Saturday, September 23, 2006

Fall on good soil September 23

Just as we have borne the image of the earthly one, we shall also bear the image of the heavenly one. 1 Corinthians 15:49

And some seed fell on good soil, and when it grew, it produced fruit a hundredfold.” After saying this, he called out, “Whoever has ears to hear ought to hear.” Luke 8:8

Piety

Let us pray: God, source of all seeds and fruit and being, help us to settle on fertile soil so that our action can help ourselves and those around us to grow into children that you can truly be proud of…children who are the apple of your eye…children who hear your word and act on it. Amen.

Study
http://www.usccb.org/nab/092306.shtml

I remember a demonstration from Kindergarten. We were sent on a treasure hunt to find a little red house with no doors and no windows and a star inside. Of course, at five years old, we were clueless with the assignment. So, our teacher, Mrs. Schaad in my case, took an apple and sliced it across the middle. The core revealed a star-shaped vessel holding the seeds. It happens with a Red Delicious Apple. A Macintosh. Even a Granny Smith (although that’s a green house). Any variety, the seeds travel around inside a special suitcase waiting to star in their own unfolding drama over generations.

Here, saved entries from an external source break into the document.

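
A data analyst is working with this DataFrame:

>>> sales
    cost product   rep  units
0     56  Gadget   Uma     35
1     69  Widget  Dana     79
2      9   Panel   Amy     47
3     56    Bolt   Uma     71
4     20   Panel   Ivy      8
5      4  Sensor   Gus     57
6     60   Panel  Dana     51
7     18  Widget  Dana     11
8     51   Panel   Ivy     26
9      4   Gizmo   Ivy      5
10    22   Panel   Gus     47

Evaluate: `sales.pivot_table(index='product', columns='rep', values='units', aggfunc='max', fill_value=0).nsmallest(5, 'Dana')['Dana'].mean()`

10.2

pivot: rows=product, cols=rep, max(units):
rep      Amy  Dana  Gus  Ivy  Uma
product                          
Bolt       0     0    0    0   71
Gadget     0     0    0    0   35
Gizmo      0     0    0    5    0
Panel     47    51   47   26    0
Sensor     0     0   57    0    0
Widget     0    79    0    0    0
take 5 rows with smallest Dana:
rep      Amy  Dana  Gus  Ivy  Uma
product                          
Bolt       0     0    0    0   71
Gadget     0     0    0    0   35
Gizmo      0     0    0    5    0
Sensor     0     0   57    0    0
Panel     47    51   47   26    0
Finally, mean of column 'Dana' = 10.2.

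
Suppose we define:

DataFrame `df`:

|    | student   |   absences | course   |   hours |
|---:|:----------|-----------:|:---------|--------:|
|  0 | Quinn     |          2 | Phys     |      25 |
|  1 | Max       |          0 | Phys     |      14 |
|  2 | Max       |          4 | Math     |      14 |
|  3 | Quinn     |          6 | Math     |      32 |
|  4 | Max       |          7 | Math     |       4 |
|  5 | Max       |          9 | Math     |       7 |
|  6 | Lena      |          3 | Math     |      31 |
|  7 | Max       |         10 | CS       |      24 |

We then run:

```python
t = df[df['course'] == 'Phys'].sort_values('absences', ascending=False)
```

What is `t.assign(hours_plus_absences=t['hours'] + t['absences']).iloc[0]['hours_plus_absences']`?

filter rows where course == 'Phys':
  student  absences course  hours
0   Quinn         2   Phys     25
1     Max         0   Phys     14
sort by absences descending:
  student  absences course  hours
0   Quinn         2   Phys     25
1     Max         0   Phys     14
add column hours_plus_absences = t['hours'] + t['absences']:
  student  absences course  hours  hours_plus_absences
0   Quinn         2   Phys     25                   27
1     Max         0   Phys     14                   14
Reading off the value at position 0, column 'hours_plus_absences', we get 27.

27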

Through the miracle of creation, the apple exists. I have no idea what God created first – the seeds or the fruit but both are in God’s cosmic design so let’s start with the seeds. The apple seeds you find in that star are the beginning…but they don’t look anything like what they will become.

Picture a bowl full of apple seeds.

But once planted, by you, or Johnny Appleseed or someone else, the seed will germinate and grow into a great big tree that is perfect for climbing, especially if you are an eight-year-old boy and your subdivision was built on an old orchard.

Recall an apple tree from your back yard or an orchard you have visited.

Depending on the time of year, that tree can take on remarkably different countenances. From budding in the spring until the blossoms appear. Then, the soft, pink and white flowers drop off as the fruit pushes its way to the service in the fullness of its own time. After the harvest, we see a coat of beautiful red, yellow and orange leaves that paint the autumn afternoon. As these leaves drop off, the tree becomes a skeleton of bark that sometimes wears tuffs of puffy white snow that cling to every crevice and cranny of the twisting limbs.

After generations of this cycle, the tree might become a pile of firewood ready to heat your house or it might decay and become a fertilizer for more growth or the wood can become the material for a project by an artist or woodworker. But let’s concentrate on one year.

Remember the beauty of the blossoms on an apple tree in the spring.

The buds give way to bright green leaves in the springtime. Then the tasty sweet (or sour) apples appear like small green Christmas ornaments, growing in size until the late summer and early autumn when they are harvested to be eaten or made into pies, sauce, cider, and other treats.

See and taste the goodness of your favorite apple.

Inside, each one you’ll find another star-shaped sack and the next generation of seeds. When you eat the fruit (about 80 calories for one apple), the final stage of its life cycle is to turns into energy that stored until we need to call on it to fuel some activity in life – maybe even our piety, study or action.

The fullness of being. The fullness of time. The energy that fuels our live and love looks nothing like the seed that existed at the beginning of this journey.

I have often thought in error about resurrection in earthly terms. Thinking that the “resurrection of the body” meant that everybody from throughout all time would be walking around. But that can’t be.

St. Paul teaches us that “What you sow is not brought to life unless it dies. And what you sow is not the body that is to be but a bare kernel of wheat, perhaps, or of some other kind.” As our resurrection follows that of Jesus, even his closest friends did not recognize him on the walk to Emmaus or while fishing on the Sea of Tiberas. But in reading these stories, we can’t expect Jesus to be a resurrected human body but a living spirit. “The first man, Adam, became a living being, the last Adam a life-giving spirit.”

When we fall on fertile soil, we begin to star in our own Christian journey until we reach the fullness of our being as a living spirit.

Action

Eat an apple and think about creation and resurrection. Cut it across the middle and show the star to a young child.

How will you use the energy from that apple to serve God and your neighbor today?